Salda Gölü Türkiye'nin Maldivleri olarak tabir edilen, en derin krater
gölüdür. Hemen hemen ihtiyaç duyabileceğiniz bütün imkanlar mevcut. Kamp
alanı var (ücretsiz), duş-wc var (ücretsiz). Göle girilebiliyor ve suyu
birazcık soğuk ama havanın da sıcaklığı ile hemen alışıyorsunuz.
Kumunun özelliği ise 50 derece sıcaklık bile olsa ısınmaması, bu
özelliğinden dolayı da rahatlıkla yürüyüş yapabiliyorsunuz. Gölün etrafı
tamamen kuru asfalt kaplı ve tam dönüş yapabiliyorsunuz. Zorluk
derecesi 10 üzerinden 3 diyebilirim. Kolay ve oldukça keyifli bir
parkur. Vakit bulursanız bir ters bir düz tur atın. Yolun 10 km. lik
kısmı sıfır asfalt ve mükemmel. Manzaralara diyecek söz dahi
bulamıyorum.
Kamp alanına çadırlarımızı kurarak geceyi burada geçiriyoruz. Kamp yeri
ve halk plajı (ücretsiz). Gece sabaha karşı hava biraz soğuk oluyor.
Gölün bulunduğu konum itibariyle rakım seviyesi yüksek olduğundan
tedbirli gitmenizde fayda var. Belediye tesisi mevcut. Büfe, kafe ve
gözleme yapan bir çok yer var. Kesinlikle aç kalmazsınız.
Bu güzel alanda 7-8 saat uyuyarak güzel bir gece geçiriyoruz. Saatin
alarmını 07.00’ye kurarak uyanıyoruz ve toparlanıyoruz. Bisikletlerimize
binerek gölün muhteşem görkemi eşliğinde turlamaya başlıyoruz. Burası
için Türkiye’nin Maldivleri diyorlar ve bunu sonuna kadar hak ettiğini
düşünüyorum.
Yalnız bir konuya değinmek istiyorum, bilinçli insan çok ama bilinçli
olmayanlar da var. Bu nedenle bazı noktalarda çöpler ve poşetler vardı.
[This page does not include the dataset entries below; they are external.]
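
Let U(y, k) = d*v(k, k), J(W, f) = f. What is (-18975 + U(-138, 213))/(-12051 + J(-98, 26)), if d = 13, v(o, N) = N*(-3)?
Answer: 27282/12025 ≈ 2.2688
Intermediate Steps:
v(o, N) = -3*N
U(y, k) = -39*k (U(y, k) = 13*(-3*k) = -39*k)
(-18975 + U(-138, 213))/(-12051 + J(-98, 26)) = (-18975 - 39*213)/(-12051 + 26) = (-18975 - 8307)/(-12025) = -27282*(-1/12025) = 27282/12025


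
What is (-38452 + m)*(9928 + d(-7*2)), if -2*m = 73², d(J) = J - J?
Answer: -408204612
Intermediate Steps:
d(J) = 0
m = -5329/2 (m = -½*73² = -½*5329 = -5329/2 ≈ -2664.5)
(-38452 + m)*(9928 + d(-7*2)) = (-38452 - 5329/2)*(9928 + 0) = -82233/2*9928 = -408204612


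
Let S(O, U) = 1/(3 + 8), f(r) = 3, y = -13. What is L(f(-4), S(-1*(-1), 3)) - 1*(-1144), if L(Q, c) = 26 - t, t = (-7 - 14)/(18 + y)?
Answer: 5871/5 ≈ 1174.2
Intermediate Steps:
S(O, U) = 1/11
t = -21/5 (t = (-7 - 14)/(18 - 13) = -21/5 ≈ -4.2000)
L(Q, c) = 151/5 (L(Q, c) = 26 - 1*(-21/5) = 26 + 21/5 = 151/5)
L(f(-4), S(-1*(-1), 3)) - 1*(-1144) = 151/5 - 1*(-1144) = 151/5 + 1144 = 5871/5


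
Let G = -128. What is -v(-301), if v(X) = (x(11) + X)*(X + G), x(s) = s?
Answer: -124410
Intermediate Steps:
v(X) = (-128 + X)*(11 + X) (v(X) = (11 + X)*(X - 128) = (11 + X)*(-128 + X) = (-128 + X)*(11 + X))
-v(-301) = -(-1408 + (-301)² - 117*(-301)) = -(-1408 + 90601 + 35217) = -1*124410 = -124410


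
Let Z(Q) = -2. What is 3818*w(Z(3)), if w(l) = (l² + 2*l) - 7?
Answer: -26726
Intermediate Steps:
w(l) = -7 + l² + 2*l
3818*w(Z(3)) = 3818*(-7 + (-2)² + 2*(-2)) = 3818*(-7 + 4 - 4) = 3818*(-7) = -26726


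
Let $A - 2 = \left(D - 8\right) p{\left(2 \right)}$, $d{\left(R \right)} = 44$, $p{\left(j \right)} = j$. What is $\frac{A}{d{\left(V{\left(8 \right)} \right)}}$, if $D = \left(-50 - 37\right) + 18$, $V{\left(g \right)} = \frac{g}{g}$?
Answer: $- \frac{38}{11} \approx -3.4545$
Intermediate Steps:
$V{\left(g \right)} = 1$
$D = -69$ ($D = -87 + 18 = -69$)
$A = -152$ ($A = 2 + \left(-69 - 8\right) 2 = 2 - 154 = -152$)
$\frac{A}{d{\left(V{\left(8 \right)} \right)}} = - \frac{152}{44} = \left(-152\right) \frac{1}{44} = - \frac{38}{11}$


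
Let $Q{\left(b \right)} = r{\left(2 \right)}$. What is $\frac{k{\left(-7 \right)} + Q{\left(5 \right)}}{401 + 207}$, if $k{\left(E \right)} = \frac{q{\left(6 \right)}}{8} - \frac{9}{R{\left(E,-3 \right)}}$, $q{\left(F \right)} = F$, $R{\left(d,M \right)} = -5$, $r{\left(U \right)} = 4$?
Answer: $\frac{131}{12160} \approx 0.010773$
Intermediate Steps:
$Q{\left(b \right)} = 4$
$k{\left(E \right)} = \frac{51}{20}$ ($k{\left(E \right)} = \frac{6}{8} - \frac{9}{-5} = 6 \cdot \frac{1}{8} - - \frac{9}{5} = \frac{3}{4} + \frac{9}{5} = \frac{51}{20}$)
$\frac{k{\left(-7 \right)} + Q{\left(5 \right)}}{401 + 207} = \frac{\frac{51}{20} + 4}{401 + 207} = \frac{131}{20 \cdot 608} = \frac{131}{20} \cdot \frac{1}{608} = \frac{131}{12160}$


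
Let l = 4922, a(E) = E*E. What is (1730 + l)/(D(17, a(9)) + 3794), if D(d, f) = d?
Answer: 6652/3811 ≈ 1.7455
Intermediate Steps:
a(E) = E²
(1730 + l)/(D(17, a(9)) + 3794) = (1730 + 4922)/(17 + 3794) = 6652/3811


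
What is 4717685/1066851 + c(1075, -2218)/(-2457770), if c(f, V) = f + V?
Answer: 11596204073143/2622074382270 ≈ 4.4225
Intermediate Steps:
c(f, V) = V + f
4717685/1066851 + c(1075, -2218)/(-2457770) = 4717685/1066851 + (-2218 + 1075)/(-2457770) = 4717685*(1/1066851) - 1143*(-1/2457770) = 4717685/1066851 + 1143/2457770 = 11596204073143/2622074382270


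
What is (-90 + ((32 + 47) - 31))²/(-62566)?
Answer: -126/4469 ≈ -0.028194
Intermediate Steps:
(-90 + ((32 + 47) - 31))²/(-62566) = (-90 + (79 - 31))²*(-1/62566) = (-90 + 48)²*(-1/62566) = (-42)²*(-1/62566) = 1764*(-1/62566) = -126/4469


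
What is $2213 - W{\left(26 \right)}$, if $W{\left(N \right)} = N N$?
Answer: $1537$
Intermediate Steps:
$W{\left(N \right)} = N^{2}$
$2213 - W{\left(26 \right)} = 2213 - 26^{2} = 2213 - 676 = 1537$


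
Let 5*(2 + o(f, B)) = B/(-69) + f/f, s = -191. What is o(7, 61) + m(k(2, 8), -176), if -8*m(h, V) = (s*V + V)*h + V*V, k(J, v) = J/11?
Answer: -1598722/345 ≈ -4634.0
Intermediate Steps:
k(J, v) = J/11 (k(J, v) = J*(1/11) = J/11)
m(h, V) = -V**2/8 + 95*V*h/4 (m(h, V) = -((-191*V + V)*h + V*V)/8 = -((-190*V)*h + V**2)/8 = -(-190*V*h + V**2)/8 = -(V**2 - 190*V*h)/8 = -V**2/8 + 95*V*h/4)
o(f, B) = -9/5 - B/345 (o(f, B) = -2 + (B/(-69) + f/f)/5 = -2 + (B*(-1/69) + 1)/5 = -2 + (-B/69 + 1)/5 = -2 + (1 - B/69)/5 = -2 + (1/5 - B/345) = -9/5 - B/345)
o(7, 61) + m(k(2, 8), -176) = (-9/5 - 1/345*61) + (1/8)*(-176)*(-1*(-176) + 190*((1/11)*2)) = (-9/5 - 61/345) + (1/8)*(-176)*(176 + 190*(2/11)) = -682/345 + (1/8)*(-176)*(176 + 380/11) = -682/345 + (1/8)*(-176)*(2316/11) = -682/345 - 4632 = -1598722/345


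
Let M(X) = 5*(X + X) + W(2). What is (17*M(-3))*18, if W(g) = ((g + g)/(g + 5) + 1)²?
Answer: -412794/49 ≈ -8424.4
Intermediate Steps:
W(g) = (1 + 2*g/(5 + g))² (W(g) = ((2*g)/(5 + g) + 1)² = (2*g/(5 + g) + 1)² = (1 + 2*g/(5 + g))²)
M(X) = 121/49 + 10*X (M(X) = 5*(X + X) + (5 + 3*2)²/(5 + 2)² = 5*(2*X) + (5 + 6)²/7² = 10*X + (1/49)*11² = 10*X + (1/49)*121 = 10*X + 121/49 = 121/49 + 10*X)
(17*M(-3))*18 = (17*(121/49 + 10*(-3)))*18 = (17*(121/49 - 30))*18 = (17*(-1349/49))*18 = -22933/49*18 = -412794/49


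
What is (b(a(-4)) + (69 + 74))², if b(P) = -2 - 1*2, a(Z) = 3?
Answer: 19321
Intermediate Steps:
b(P) = -4 (b(P) = -2 - 2 = -4)
(b(a(-4)) + (69 + 74))² = (-4 + (69 + 74))² = (-4 + 143)² = 139² = 19321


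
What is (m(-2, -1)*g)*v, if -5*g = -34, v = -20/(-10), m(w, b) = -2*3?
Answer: -408/5 ≈ -81.600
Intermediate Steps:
m(w, b) = -6
v = 2 (v = -20*(-1/10) = 2)
g = 34/5 (g = -1/5*(-34) = 34/5 ≈ 6.8000)
(m(-2, -1)*g)*v = -6*34/5*2 = -204/5*2 = -408/5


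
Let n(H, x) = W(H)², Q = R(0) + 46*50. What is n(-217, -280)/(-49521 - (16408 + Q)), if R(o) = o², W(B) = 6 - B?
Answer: -49729/68229 ≈ -0.72885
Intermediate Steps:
Q = 2300 (Q = 0² + 46*50 = 0 + 2300 = 2300)
n(H, x) = (6 - H)²
n(-217, -280)/(-49521 - (16408 + Q)) = (-6 - 217)²/(-49521 - (16408 + 2300)) = (-223)²/(-49521 - 1*18708) = 49729/(-49521 - 18708) = 49729/(-68229) = 49729*(-1/68229) = -49729/68229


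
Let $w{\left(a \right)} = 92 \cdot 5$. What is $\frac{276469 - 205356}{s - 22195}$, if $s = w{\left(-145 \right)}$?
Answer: $- \frac{10159}{3105} \approx -3.2718$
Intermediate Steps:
$w{\left(a \right)} = 460$
$s = 460$
$\frac{276469 - 205356}{s - 22195} = \frac{276469 - 205356}{460 - 22195} = \frac{71113}{-21735} = 71113 \left(- \frac{1}{21735}\right) = - \frac{10159}{3105}$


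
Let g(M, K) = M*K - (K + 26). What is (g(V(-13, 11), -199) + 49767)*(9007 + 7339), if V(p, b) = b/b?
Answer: 813066386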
Bu doğa harikası yeri nasıl bulmak istiyorsak öyle bırakmalıyız. Kamp
alanı ve sahil plajı oldukça kalabalıktı, kampçıların ve turcuların
sayısı her geçen gün artıyordu. Nâmını duyan buraya akın etmiş. Bölge
köyler ise büyük şehirlere göç vermiş, sessiz ve sakin bir yaşam
sürüyorlardı. Bu küçük yerleşim yerlerinde bakkal gibi imkanlar mevcut.
Fiyatlar ise çok uygun.
Gölün etrafının tamamı 35 km. uzunluğa sahip, 10 km. Ana yol haricinde
hiç araç yok desem yeridir. Ailenizce ve sevdiklerinizce unutulmaz
anılar yaşamak ve buralarda pedal çevirmek istiyorsanız. Hiç vakit
kaybetmemenizi öneririm.
Bizlerde bu güzellikleri yerinde yaşamak için doyumsuz manzaralar
eşliğinde gölün etrafında bir güzel turluyoruz. Unutmadan gölün
çevresinde kaynak suları, ayrıca piknik ve mesire alanı da var, üstelik
sesiz ve sakin.
Turumuzu 2 saatte tamamlayarak 10.00 gibi kamp alanına varıyoruz.
Yanımızda getirdiğimiz yedek kıyafetlerimizi de alarak bu eşsiz doğal
güzelliğe sahip gölün serin sularına kendimizi bırakarak o anı yerinde
yaşıyoruz. Kısaca özetleyecek olursak eğer tek kelimeyle mükemmeldi.
Gölün ilk 30 mt. si yavaş yavaş derinleşiyor, diğer bölümleri ise birden
30-40 mt. birden derinleşiyordu.
Suyun kaldırma kuvveti çok düşük olduğundan iyi yüzme bilmeyenlerin
uzaklara açılmamasını öneriyorum. Göl suyunun içebildiğini söylediler
ama ben bunu test etmedim. Yüzmek için suya girdiğimde en ufak bir koku
veya farklı bir şey hissetmedim. İçilebilir diye düşünüyorum.
Artık vakit geç olmadan hazırlanıyoruz ve Sakarya’ya doğru yola
koyularak turumuzu kazasız belasız bir şekilde tamamlıyoruz. Emeği
geçenlere ve katılımcılara çok teşekkür ediyorum.